# harold.kalman_decomposition¶

harold.kalman_decomposition(G, compute_T=False, output='system', cleanup_threshold=1e-09)

By performing a sequence of similarity transformations the State representation is transformed into a special structure such that if the system has uncontrollable/unobservable modes, the corresponding rows/columns of the B/C matrices have zero blocks and the modes are isolated in the A matrix. That is to say, there is no contribution of the controllable/observable states on the dynamics of these modes.

Note that, Kalman operations are numerically not robust. Hence the resulting decomposition might miss some ‘almost’ pole-zero cancellations. Hence, this should be used as a rough assesment tool but not as actual minimality check or maybe to demonstrate the concepts academic purposes to show the modal decomposition. Use cancellation_distance() and minimal_realization() functions instead with better numerical properties.

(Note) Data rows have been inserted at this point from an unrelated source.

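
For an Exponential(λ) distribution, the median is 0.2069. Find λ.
λ = 3.3502

For X ~ Exponential(λ), the CDF is F(x) = 1 - e^(-λx).
The median m satisfies F(m) = 0.5:
1 - e^(-λm) = 0.5
e^(-λm) = 0.5
λm = ln(2)
m = ln(2) / λ

Given m = 0.2069:
λ = ln(2) / 0.2069 = 0.693147 / 0.2069 = 3.3502

Verification: ln(2) / 3.3502 = 0.2069 ✓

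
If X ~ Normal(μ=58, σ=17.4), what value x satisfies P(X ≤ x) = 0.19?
42.7246

We have X ~ Normal(μ=58, σ=17.4).

We want to find x such that P(X ≤ x) = 0.19.

This is the 19th percentile, which means 19% of values fall below this point.

Using the inverse CDF (quantile function):
x = F⁻¹(0.19) = 42.7246

Verification: P(X ≤ 42.7246) = 0.19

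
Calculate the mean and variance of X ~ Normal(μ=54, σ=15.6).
E[X] = 54.0000, Var(X) = 243.3600

We have X ~ Normal(μ=54, σ=15.6).

For a Normal distribution with μ=54, σ=15.6:

Expected value:
E[X] = 54.0000

Variance:
Var(X) = 243.3600

Standard deviation:
σ = √Var(X) = 15.6000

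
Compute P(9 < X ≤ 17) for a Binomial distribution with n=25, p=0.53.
0.891183

We have X ~ Binomial(n=25, p=0.53).

To find P(9 < X ≤ 17), we use:
P(9 < X ≤ 17) = P(X ≤ 17) - P(X ≤ 9)
                 = F(17) - F(9)
                 = 0.957501 - 0.066317
                 = 0.891183

So there's approximately a 89.1% chance that X falls in this range.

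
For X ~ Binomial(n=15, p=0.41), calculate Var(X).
3.6285

We have X ~ Binomial(n=15, p=0.41).

For a Binomial distribution with n=15, p=0.41:
Var(X) = 3.6285

The variance measures the spread of the distribution around the mean.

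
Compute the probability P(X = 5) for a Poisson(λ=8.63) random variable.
0.071271

We have X ~ Poisson(λ=8.63).

For a Poisson distribution, the PMF gives us the probability of each outcome.

Using the PMF formula:
P(X = 5) = 0.071271

Rounded to 4 decimal places: 0.0713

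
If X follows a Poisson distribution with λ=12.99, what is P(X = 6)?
0.015235

We have X ~ Poisson(λ=12.99).

For a Poisson distribution, the PMF gives us the probability of each outcome.

Using the PMF formula:
P(X = 6) = 0.015235

Rounded to 4 decimal places: 0.0152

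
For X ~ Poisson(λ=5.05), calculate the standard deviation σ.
2.2472

We have X ~ Poisson(λ=5.05).

For a Poisson distribution with λ=5.05:
σ = √Var(X) = 2.2472

The standard deviation is the square root of the variance.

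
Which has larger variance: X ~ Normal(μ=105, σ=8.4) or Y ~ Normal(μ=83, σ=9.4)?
Y has larger variance (88.3600 > 70.5600)

Compute the variance for each distribution:

X ~ Normal(μ=105, σ=8.4):
Var(X) = 70.5600

Y ~ Normal(μ=83, σ=9.4):
Var(Y) = 88.3600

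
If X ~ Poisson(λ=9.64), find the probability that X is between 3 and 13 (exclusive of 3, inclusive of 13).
0.875843

We have X ~ Poisson(λ=9.64).

To find P(3 < X ≤ 13), we use:
P(3 < X ≤ 13) = P(X ≤ 13) - P(X ≤ 3)
                 = F(13) - F(3)
                 = 0.889275 - 0.013432
                 = 0.875843

So there's approximately a 87.6% chance that X falls in this range.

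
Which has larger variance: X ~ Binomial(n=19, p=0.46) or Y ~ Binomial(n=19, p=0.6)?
X has larger variance (4.7196 > 4.5600)

Compute the variance for each distribution:

X ~ Binomial(n=19, p=0.46):
Var(X) = 4.7196

Y ~ Binomial(n=19, p=0.6):
Var(Y) = 4.5600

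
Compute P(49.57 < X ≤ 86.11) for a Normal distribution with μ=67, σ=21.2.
0.610826

We have X ~ Normal(μ=67, σ=21.2).

To find P(49.57 < X ≤ 86.11), we use:
P(49.57 < X ≤ 86.11) = P(X ≤ 86.11) - P(X ≤ 49.57)
                 = F(86.11) - F(49.57)
                 = 0.816316 - 0.205490
                 = 0.610826

So there's approximately a 61.1% chance that X falls in this range.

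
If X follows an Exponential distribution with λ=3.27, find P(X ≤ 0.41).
0.738338

We have X ~ Exponential(λ=3.27).

The CDF gives us P(X ≤ k).

Using the CDF:
P(X ≤ 0.41) = 0.738338

This means there's approximately a 73.8% chance that X is at most 0.41.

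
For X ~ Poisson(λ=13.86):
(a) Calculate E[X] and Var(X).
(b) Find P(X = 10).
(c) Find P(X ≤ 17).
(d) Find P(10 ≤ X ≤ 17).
(a) E[X] = 13.8600, Var(X) = 13.8600
(b) P(X = 10) = 0.068952
(c) P(X ≤ 17) = 0.837029
(d) P(10 ≤ X ≤ 17) = 0.720834

We have X ~ Poisson(λ=13.86).

(a) Moments:
E[X] = 13.8600
Var(X) = 13.8600
σ = √Var(X) = 3.7229

(b) Point probability using PMF:
P(X = 10) = 0.068952

(c) Cumulative probability using CDF:
P(X ≤ 17) = F(17) = 0.837029

(d) Range probability:
P(10 ≤ X ≤ 17) = P(X ≤ 17) - P(X ≤ 9)
                   = F(17) - F(9)
                   = 0.837029 - 0.116195
                   = 0.720834

This means approximately 72.1% of outcomes fall in the interval [10, 17].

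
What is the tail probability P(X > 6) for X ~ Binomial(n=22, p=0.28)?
0.422552

We have X ~ Binomial(n=22, p=0.28).

P(X > 6) = 1 - P(X ≤ 6)
                = 1 - F(6)
                = 1 - 0.577448
                = 0.422552

So there's approximately a 42.3% chance that X exceeds 6.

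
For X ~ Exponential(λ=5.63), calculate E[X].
0.1776

We have X ~ Exponential(λ=5.63).

For an Exponential distribution with λ=5.63:
E[X] = 0.1776

This is the expected (average) value of X.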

Parameters: G (State) – The state representation that is to be converted into the block triangular form such that unobservable/uncontrollable modes corresponds to zero blocks in B/C matrices compute_T (boolean) – Selects whether the similarity transformation matrix will be returned. output ({'system','matrices'}) – Selects whether a State object or individual state matrices will be returned. cleanup_threshold (float) – After the similarity transformation, the matrix entries smaller than this threshold in absolute value would be zeroed. Setting this value to zero turns this behavior off. Gk (State, tuple) – Returns a state representation or its matrices as a tuple if output = 'matrices' T (ndarray) – If compute_T is True, returns the similarity transform matrix that brings the state representation in the resulting decomposed form.

Examples

>>> G = State([[2, 1, 1],
...            [5, 3, 6],
...            [-5, -1, -4]],
...            [[1], [0], [0]],  # B array
...            [1, 0, 0])
>>> is_kalman_controllable(G)
False
>>> is_kalman_observable(G)
False
>>> F = kalman_decomposition(G)
>>> print(F.a, F.b, F.c, sep='\n')
[[ 2.          0.         -1.41421356]
[ 7.07106781 -3.         -7.        ]
[ 0.          0.          2.        ]]
[[-1.]
[ 0.]
[ 0.]]
[[-1.  0.  0.]]
>>> H = minimal_realization(F)
>>> H.matrices
(array([[2.]]), array([[1.]]), array([[1.]]), array([[0.]]))